LONDON (Reuters) – Fund managers increased their cash allocations as expectations of higher inflation, taxation changes and a “taper tantrum” leave equities vulnerable to pullbacks, BofA’s April fund manager survey released on Tuesday found.
Though the majority of investors in the survey said equities were not in a bubble, BofA said positioning was peaking with a near-record 62% of investors “overweight” on stocks.
Unprecedented stimulus measures to tackle the COVID-19- induced recession have now sparked worries about inflation, prompting investors to raise their rate hike expectations.
Worries that the U.S. Federal Reserve would scale back – or “taper” – its quantitative easing programme was seen as the biggest risk among investors.
Discussions about a minimum global corporate tax rate and a rise in the corporate tax rate in the United States in the past few weeks have soured the outlook for equities.
Investors’ cash allocation rose to 4.1% last week versus 3.8% in February, the survey showed.
After soaring 82% from March 2020 lows and scaling $90 trillion in market capitalisation, world stocks are holding up near record highs.
Still, two-thirds of the 200 panellists with $553 billion in assets under management said U.S. equities were in a late-stage bull market.

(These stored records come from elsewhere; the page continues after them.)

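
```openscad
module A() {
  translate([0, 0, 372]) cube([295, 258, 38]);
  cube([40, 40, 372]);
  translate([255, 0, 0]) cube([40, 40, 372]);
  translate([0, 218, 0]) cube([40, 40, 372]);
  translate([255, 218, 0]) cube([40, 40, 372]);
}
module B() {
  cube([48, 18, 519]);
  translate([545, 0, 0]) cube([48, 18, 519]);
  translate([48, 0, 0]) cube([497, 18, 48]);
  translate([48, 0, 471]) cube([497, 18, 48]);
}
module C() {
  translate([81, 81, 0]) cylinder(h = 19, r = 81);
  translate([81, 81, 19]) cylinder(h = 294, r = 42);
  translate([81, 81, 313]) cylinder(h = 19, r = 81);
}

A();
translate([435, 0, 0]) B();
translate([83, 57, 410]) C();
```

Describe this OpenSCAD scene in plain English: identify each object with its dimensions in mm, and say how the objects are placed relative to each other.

A is a simple wooden stool: a rectangular seat 295 mm (x) by 258 mm (y), 38 mm thick, top face at z = 410 mm, on four square legs, each 40×40 mm in cross-section. The legs rest on z = 0, each flush with a corner of the seat.

B is a picture frame with a 497×423 mm rectangular opening (x by z) and a uniform 48 mm border on every side. Frame depth is 18 mm along y. It is built from two vertical stiles running the full outside height and two horizontal rails spanning the gap between the stiles.

C is a spool: two coaxial disc flanges of radius 81 mm and thickness 19 mm, joined by a core cylinder of radius 42 mm and height 294 mm. The lower flange rests on z = 0 and the three cylinders share a vertical axis.

The picture frame is on the floor beside the stool on its +x side. The spool is on top of the stool.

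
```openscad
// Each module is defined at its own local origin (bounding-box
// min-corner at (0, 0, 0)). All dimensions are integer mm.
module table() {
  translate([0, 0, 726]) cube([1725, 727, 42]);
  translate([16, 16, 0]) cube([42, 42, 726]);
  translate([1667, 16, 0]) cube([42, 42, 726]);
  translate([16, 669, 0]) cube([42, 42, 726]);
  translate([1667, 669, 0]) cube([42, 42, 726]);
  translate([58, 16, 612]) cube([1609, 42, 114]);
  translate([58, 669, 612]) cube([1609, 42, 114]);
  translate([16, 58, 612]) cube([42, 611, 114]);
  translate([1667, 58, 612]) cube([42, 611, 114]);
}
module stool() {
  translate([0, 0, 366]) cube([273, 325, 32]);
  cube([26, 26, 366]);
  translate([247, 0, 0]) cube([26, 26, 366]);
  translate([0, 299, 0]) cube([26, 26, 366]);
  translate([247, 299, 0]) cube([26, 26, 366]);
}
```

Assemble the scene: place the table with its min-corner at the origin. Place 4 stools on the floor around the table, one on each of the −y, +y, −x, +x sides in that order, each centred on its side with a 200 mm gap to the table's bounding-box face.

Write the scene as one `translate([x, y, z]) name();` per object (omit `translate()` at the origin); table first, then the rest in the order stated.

table();
translate([726, -525, 0]) stool();
translate([726, 927, 0]) stool();
translate([-473, 201, 0]) stool();
translate([1925, 201, 0]) stool();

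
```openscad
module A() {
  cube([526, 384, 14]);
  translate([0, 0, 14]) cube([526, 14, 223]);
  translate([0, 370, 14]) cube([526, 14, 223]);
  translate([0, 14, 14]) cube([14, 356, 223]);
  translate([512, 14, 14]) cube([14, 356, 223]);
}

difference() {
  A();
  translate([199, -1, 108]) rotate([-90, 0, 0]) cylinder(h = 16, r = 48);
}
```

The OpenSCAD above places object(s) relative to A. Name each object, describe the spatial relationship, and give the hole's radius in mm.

A is an open box. The open box has a circular hole through its front wall. The hole's radius is 48 mm.

The subtracted cylinder has r = 48 mm.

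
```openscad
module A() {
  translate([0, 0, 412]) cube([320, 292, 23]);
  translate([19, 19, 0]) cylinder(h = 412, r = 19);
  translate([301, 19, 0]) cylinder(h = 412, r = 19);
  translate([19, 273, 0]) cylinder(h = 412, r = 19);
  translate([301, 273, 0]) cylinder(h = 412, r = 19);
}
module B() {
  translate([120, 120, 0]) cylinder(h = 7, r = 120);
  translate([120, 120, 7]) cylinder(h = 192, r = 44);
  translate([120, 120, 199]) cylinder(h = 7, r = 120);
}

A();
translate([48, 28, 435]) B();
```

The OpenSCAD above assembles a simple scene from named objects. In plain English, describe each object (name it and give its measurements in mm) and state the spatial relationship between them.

A is a four-legged stool. The seat is a 320×292×23 mm slab whose top surface is at z = 435 mm; four round legs, each 38 mm in diameter, run from the floor (z = 0) to the underside of the seat, each leg's axis is inset half a diameter from the nearest pair of seat edges (so the leg's bounding box is flush with the corner).

B is a spool: two coaxial disc flanges of radius 120 mm and thickness 7 mm, joined by a core cylinder of radius 44 mm and height 192 mm. The lower flange rests on z = 0 and the three cylinders share a vertical axis.

The spool is on top of the stool.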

Only 7% think U.S. stocks were in a bubble.
Six out of ten investors surveyed by BofA now expect a rise short-term rates in the next 12 months, the highest since January 2019. But they expect a more than 10% pullback in stocks if U.S. 10-year Treasury yields hit above 2.1%.
The benchmark 10-year yield is now hovering near 1.70%, holding below a 14-month high of 1.776% reached on March 30.